* Hidden Order by John Holland. Especially if you are technical, then read it from the perspective of "how would I build one of these"? (See RIP).
* Signs Of Life: How Complexity Pervades Biology. An overwhelming book. At the very least you should come out aware of how little we understand.
* What is money? Really. We all know the mythical person month perspective, but according to that New York City can not exist.
* The RIP routing protocol.
* A New Kind of Science.
Gestalts, created from complex adaptive systems, surround us. (Inside joke). I think this is an example of the old adage "I won't see it until I believe it" which is just a simplified version of Sapir Whorf.
[edit: add Wolfram's "A New Kind of Science" ]
As it happens, I don't believe this argument if taken all the way. Sure, emergence has the property that, in some sense, one knows more about the emergent system if it is described at its own level rather than at the level of the underlying system (eg, if you tell me you are hungry I'm much more likely to correctly predict you will order pizza than if you give me a catalog of the state of all your neurons), but your behavior still supervenes upon the neurons inexorably.
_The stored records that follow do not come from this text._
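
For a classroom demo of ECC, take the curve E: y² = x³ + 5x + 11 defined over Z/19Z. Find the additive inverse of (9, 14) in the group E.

(9, 5)

-(9, 14) = (9, -14 mod 19) = (9, 5).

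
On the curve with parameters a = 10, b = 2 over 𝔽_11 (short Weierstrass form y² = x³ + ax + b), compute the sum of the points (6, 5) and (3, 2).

(3, 9)

(6, 5) + (3, 2). λ = (2 - 5)/(3 - 6) ≡ 8/8 mod 11. 8⁻¹ ≡ 7 (mod 11), so λ ≡ 1.
  x = λ² - 6 - 3 = 1 - 9 ≡ 3; y = λ·(6 - 3) - 5 ≡ 9. → (3, 9)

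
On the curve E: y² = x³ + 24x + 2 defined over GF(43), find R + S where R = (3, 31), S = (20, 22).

(3, 31) + (20, 22). λ = (22 - 31)/(20 - 3) ≡ 34/17 mod 43. 17⁻¹ ≡ 38 (mod 43), so λ ≡ 2.
  x = λ² - 3 - 20 = 4 - 23 ≡ 24; y = λ·(3 - 24) - 31 ≡ 13. → (24, 13)

(24, 13)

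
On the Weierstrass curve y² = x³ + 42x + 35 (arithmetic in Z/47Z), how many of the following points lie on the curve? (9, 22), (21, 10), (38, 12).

1

(9, 22): 22² ≡ 14, rhs ≡ 14 → on.
(21, 10): 10² ≡ 6, rhs ≡ 26 → off.
(38, 12): 12² ≡ 3, rhs ≡ 9 → off.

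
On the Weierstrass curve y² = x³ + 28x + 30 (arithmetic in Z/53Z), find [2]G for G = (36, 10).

(6, 34)

tangent at (36, 10): λ = (3·36² + 28)/(2·10) ≡ 47/20. 20⁻¹ ≡ 8 (mod 53), so λ ≡ 47·8 ≡ 5.
  x = λ² - 36 - 36 = 25 - 72 ≡ 6; y = λ·(36 - 6) - 10 ≡ 34. → (6, 34)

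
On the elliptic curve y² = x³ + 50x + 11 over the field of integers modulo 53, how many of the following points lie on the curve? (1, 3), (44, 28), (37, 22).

1

(1, 3): 3² ≡ 9, rhs ≡ 9 → on.
(44, 28): 28² ≡ 42, rhs ≡ 51 → off.
(37, 22): 22² ≡ 7, rhs ≡ 44 → off.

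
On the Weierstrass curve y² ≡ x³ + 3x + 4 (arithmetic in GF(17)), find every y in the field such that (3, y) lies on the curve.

x³ + 3x + 4 = 40 ≡ 6 (mod 17).
6 is a non-residue mod 17; no y exists.

none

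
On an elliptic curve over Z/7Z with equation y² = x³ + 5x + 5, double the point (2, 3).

(5, 6)

tangent at (2, 3): λ = (3·2² + 5)/(2·3) ≡ 3/6. 6⁻¹ ≡ 6 (mod 7), so λ ≡ 3·6 ≡ 4.
  x = λ² - 2 - 2 = 16 - 4 ≡ 5; y = λ·(2 - 5) - 3 ≡ 6. → (5, 6)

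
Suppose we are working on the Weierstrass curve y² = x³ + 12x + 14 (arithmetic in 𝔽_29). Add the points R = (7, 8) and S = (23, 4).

(7, 8) + (23, 4). λ = (4 - 8)/(23 - 7) ≡ 25/16 mod 29. 16⁻¹ ≡ 20 (mod 29) since 16·20 = 320 ≡ 1, so λ ≡ 7.
  x = λ² - 7 - 23 = 49 - 30 ≡ 19; y = λ·(7 - 19) - 8 ≡ 24. → (19, 24)

(19, 24)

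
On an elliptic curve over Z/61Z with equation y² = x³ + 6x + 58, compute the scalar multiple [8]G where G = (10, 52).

(0, 27)

Repeated addition: build up to 8G.
2G: tangent at (10, 52): λ = (3·10² + 6)/(2·52) ≡ 1/43. 43⁻¹ ≡ 44 (mod 61), so λ ≡ 1·44 ≡ 44.
  x = λ² - 10 - 10 = 1936 - 20 ≡ 25; y = λ·(10 - 25) - 52 ≡ 20. → (25, 20)
3G: (25, 20) + (10, 52). λ = (52 - 20)/(10 - 25) ≡ 32/46 mod 61. 46⁻¹ ≡ 4 (mod 61), so λ ≡ 6.
  x = λ² - 25 - 10 = 36 - 35 ≡ 1; y = λ·(25 - 1) - 20 ≡ 2. → (1, 2)
4G: (1, 2) + (10, 52). λ = (52 - 2)/(10 - 1) ≡ 50/9 mod 61. 9⁻¹ ≡ 34 (mod 61), so λ ≡ 53.
  x = λ² - 1 - 10 = 2809 - 11 ≡ 53; y = λ·(1 - 53) - 2 ≡ 48. → (53, 48)
5G: (53, 48) + (10, 52). λ = (52 - 48)/(10 - 53) ≡ 4/18 mod 61. 18⁻¹ ≡ 17 (mod 61) since 18·17 = 306 ≡ 1, so λ ≡ 7.
  x = λ² - 53 - 10 = 49 - 63 ≡ 47; y = λ·(53 - 47) - 48 ≡ 55. → (47, 55)
6G: (47, 55) + (10, 52). λ = (52 - 55)/(10 - 47) ≡ 58/24 mod 61. 24⁻¹ ≡ 28 (mod 61) since 24·28 = 672 ≡ 1, so λ ≡ 38.
  x = λ² - 47 - 10 = 1444 - 57 ≡ 45; y = λ·(47 - 45) - 55 ≡ 21. → (45, 21)
7G: (45, 21) + (10, 52). λ = (52 - 21)/(10 - 45) ≡ 31/26 mod 61. 26⁻¹ ≡ 54 (mod 61) since 26·54 = 1404 ≡ 1, so λ ≡ 27.
  x = λ² - 45 - 10 = 729 - 55 ≡ 3; y = λ·(45 - 3) - 21 ≡ 15. → (3, 15)
8G: (3, 15) + (10, 52). λ = (52 - 15)/(10 - 3) ≡ 37/7 mod 61. 7⁻¹ ≡ 35 (mod 61) since 7·35 = 245 ≡ 1, so λ ≡ 14.
  x = λ² - 3 - 10 = 196 - 13 ≡ 0; y = λ·(3 - 0) - 15 ≡ 27. → (0, 27)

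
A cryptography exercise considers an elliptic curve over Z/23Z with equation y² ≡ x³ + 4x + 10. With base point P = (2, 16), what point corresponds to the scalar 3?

Repeated addition: build up to 3P.
2P: tangent at (2, 16): λ = (3·2² + 4)/(2·16) ≡ 16/9. 9⁻¹ ≡ 18 (mod 23), so λ ≡ 16·18 ≡ 12.
  x = λ² - 2 - 2 = 144 - 4 ≡ 2; y = λ·(2 - 2) - 16 ≡ 7. → (2, 7)
3P: (2, 7) + (2, 16): same x and y₁ ≡ -y₂, so the sum is O.

O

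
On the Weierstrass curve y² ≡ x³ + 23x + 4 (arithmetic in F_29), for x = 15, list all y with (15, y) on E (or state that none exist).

none

x³ + 23x + 4 = 3724 ≡ 12 (mod 29).
12 is a non-residue mod 29; no y exists.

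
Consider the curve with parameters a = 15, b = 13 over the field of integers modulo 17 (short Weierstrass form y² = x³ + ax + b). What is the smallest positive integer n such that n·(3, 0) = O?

2

2P: (3, 0) + (3, 0): same x and y₁ ≡ -y₂, so the sum is O.
2P = O, so the order is 2.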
Even the constraints that maintain the emergent system ultimately are expressed in terms of the underlying system.
Emergent is that produced/provided (as a potential) of a system which is greater than the sum of its parts.
Absolutely everything new you can do by arranging a few independent things for an outcome which could not have been achieved otherwise (literally creating potential in the universe) is "emergent."
So driving great distance and speed in metal chariots emerges from our technology for cars.
Flight emerges by airflow physics and the trimtab.
Life emerges by eating and crapping dense energy, propagating the continuity of existential being.
Additionally, abiogenesis is well accepted in academia as a prime example of emergence.
If you use "emergence" to mean "complicated stuff in a simple system" then I guess it is emergence, but that definition is philosophically useless or at the very least uncontroversial. It's trivially clear simple rules give rise to complex behaviors at this point. The question is the causal role of the roughly conserved elements of the complex system in question.
If life evolved here on Earth, then somehow, CHON+trace all self-organized into all of Earth life today, including us, and all we humans have done and will do in the future.
Now: say we could go back just before life evolved. Even with very very good data, and with whatever talent (AI, science, anything) and technology from today, would we be able to truly describe the emergence paths for those CHON+trace atoms?
Impossible. This would be far beyond our level of science and technology. We can't even do this for much simpler systems and shorter time horizons. You'd have to predict the emergence of life, the full properties and behavior of all forms of life in the last 4 billion years, and last but not least, humans and all that humans have done and thought since then.
Yet clearly nature emerged all this from perhaps small amounts of 11 elements or so. Complexity is one of the greatest unknowns in our present civilization.
So it doesn't matter if the ChatGPT is designed by simple rules, the minute we try to control the randomness, it becomes complex.
LLMs aren’t simple systems either, they are density estimators pretrained on terabytes of text, then fine tuned with human feedback. The simple fact that the author believes this suggests he doesn’t know much about LLMs.